The implication was clear. Something had corrupted our democratic system to the point where there was no such thing as a citizen-legislator. The romantic image the founders put forth of men of great accomplishment who in their retiring years gave in to public pressure to serve as Senators and Congressmen, had been corrupted and replaced with political science majors with Master’s degrees in Public Policy who get their first job as a Congressional aid then hop on the treadmill to fame and fortune that is Washington, DC. So to lob the career politican bomb at someone was to brand him or her as an opportunist and moocher on the public teat. No more.
Two ostensibly Republican politicians have been in the news lately for all the wrong reasons, Chris Christie and Bob McDonnell. Both men have ardent defenders. Both are career politicians, having received practically every adult paycheck courtesy of the taxpayer. For many Republicans and conservatives this is apparently no longer a bad thing. But in my opinion it is at the very heart of our dysfunctional government. Men and women may go to Washington as neutral outsiders bent on fixing the broken system, but once there, they become the system and are suddenly blind to its faults. They suddenly lose their moral opposition to term limits, and discover the virtues of featherbedding and the need to hone their fund raising skills. Thirty years later, they are still there voting for bills they’ve never read in exchange for a commitment from some Congresswoman from Delaware to support a bridge to nowhere back in the district, the district being a place where they seldom visit anymore anyway. The place is hopelessly provincial!
There are exceptions. In our own State, Mark Warner actually ran a profitable business before getting into politics. He actually knows what it’s like to make a profit, meet a payroll, and compete successfully in the marketplace. Maybe because of that, I never read about him in the newspaper. He’s our silent Senator. I take this as a good sign, although I didn’t vote for him…or maybe I did. I can’t remember, which should tell you something about my degree of interest in the process.

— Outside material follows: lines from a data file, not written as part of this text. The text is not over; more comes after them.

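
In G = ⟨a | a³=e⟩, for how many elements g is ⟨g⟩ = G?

G is cyclic of order 3. An element generates G iff its order is 3, and a cyclic group of order 3 has exactly φ(3) = 2 such elements.

Answer: 2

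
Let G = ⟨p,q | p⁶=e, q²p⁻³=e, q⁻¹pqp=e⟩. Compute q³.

Compute successive powers of q, reducing at each step:
  q²: q · q = p³
  q³: (p³) · q = q⁻¹

Answer: q⁻¹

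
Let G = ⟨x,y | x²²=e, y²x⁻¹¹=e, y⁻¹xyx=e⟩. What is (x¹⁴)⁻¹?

The order of (x¹⁴) is 11 (smallest k with (x¹⁴)ᵏ = e), so (x¹⁴)⁻¹ = (x¹⁴)¹⁰ = x⁸.
Check: (x¹⁴) · (x⁸) → (x¹⁴) · x⁸ = e, giving e as required.

Answer: x⁸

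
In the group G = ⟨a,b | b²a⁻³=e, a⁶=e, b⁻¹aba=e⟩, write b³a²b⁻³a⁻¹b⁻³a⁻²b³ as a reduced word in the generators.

Multiply left to right, reducing at each step:
  (b⁻¹) · a² = ab
  (ab) · b⁻³ = a⁴
  (a⁴) · a⁻¹ = a³
  (a³) · b⁻³ = b⁻¹
  (b⁻¹) · a⁻² = a²b⁻¹
  (a²b⁻¹) · b³ = a⁵

Answer: a⁵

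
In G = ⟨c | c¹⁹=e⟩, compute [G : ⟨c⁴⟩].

First find ord(c⁴) by computing successive powers:
  (c⁴)¹ = c⁴, (c⁴)² = c⁸, (c⁴)³ = c¹², (c⁴)⁴ = c¹⁶, (c⁴)⁵ = c, (c⁴)⁶ = c⁵, (c⁴)⁷ = c⁹, (c⁴)⁸ = c¹³, (c⁴)⁹ = c¹⁷, (c⁴)¹⁰ = c², (c⁴)¹¹ = c⁶, (c⁴)¹² = c¹⁰, (c⁴)¹³ = c¹⁴, (c⁴)¹⁴ = c¹⁸, (c⁴)¹⁵ = c³, (c⁴)¹⁶ = c⁷, (c⁴)¹⁷ = c¹¹, (c⁴)¹⁸ = c¹⁵, (c⁴)¹⁹ = e.
So |⟨c⁴⟩| = ord(c⁴) = 19. With |G| = 19, by Lagrange [G : ⟨c⁴⟩] = 19/19 = 1.

Answer: 1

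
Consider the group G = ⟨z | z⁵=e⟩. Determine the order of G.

G is generated by a single element, so G is cyclic. The relator gives z⁵ = e and no smaller power is forced to be e, so the 5 powers {e, z, z², z³, z⁴} are distinct. Hence |G| = 5.

Answer: 5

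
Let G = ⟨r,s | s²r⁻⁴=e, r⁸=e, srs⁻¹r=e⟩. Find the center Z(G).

An element z ∈ Z(G) iff z commutes with every generator.
For example r⁴ is central: (r⁴)·r = r⁵ = r·(r⁴); (r⁴)·s = s⁻¹ = s·(r⁴).
Whereas r ∉ Z(G) since r·s = rs ≠ r³s⁻¹ = s·r.
Checking each of the 16 elements this way gives Z(G) = {e, r⁴}, of order 2.

Answer: {e, r⁴}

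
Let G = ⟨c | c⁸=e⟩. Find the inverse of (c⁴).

The order of (c⁴) is 2 (smallest k with (c⁴)ᵏ = e), so (c⁴)⁻¹ = (c⁴)¹ = c⁴.
Check: (c⁴) · (c⁴) → (c⁴) · c⁴ = e, giving e as required.

Answer: c⁴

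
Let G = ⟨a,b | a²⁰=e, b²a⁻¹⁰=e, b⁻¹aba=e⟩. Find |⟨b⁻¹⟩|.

|⟨b⁻¹⟩| equals the order of b⁻¹. Compute successive powers until reaching e:
  (b⁻¹)¹ = b⁻¹, (b⁻¹)² = a¹⁰, (b⁻¹)³ = b, (b⁻¹)⁴ = e.
The smallest positive k with (b⁻¹)ᵏ = e is 4, so |⟨b⁻¹⟩| = 4.

Answer: 4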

I guess I am pining for an era which never really has existed, but should have; a time when men and women of great reputation, talent and a life of actual accomplishment in the real world, devote the golden years of their lives to public service, where they can tell that smart-ass 27 year old aid what it’s actually like to build a business, or write a great novel, or teach inner city kids classical music successfully. Then maybe Washington would possess something it lacks…wisdom.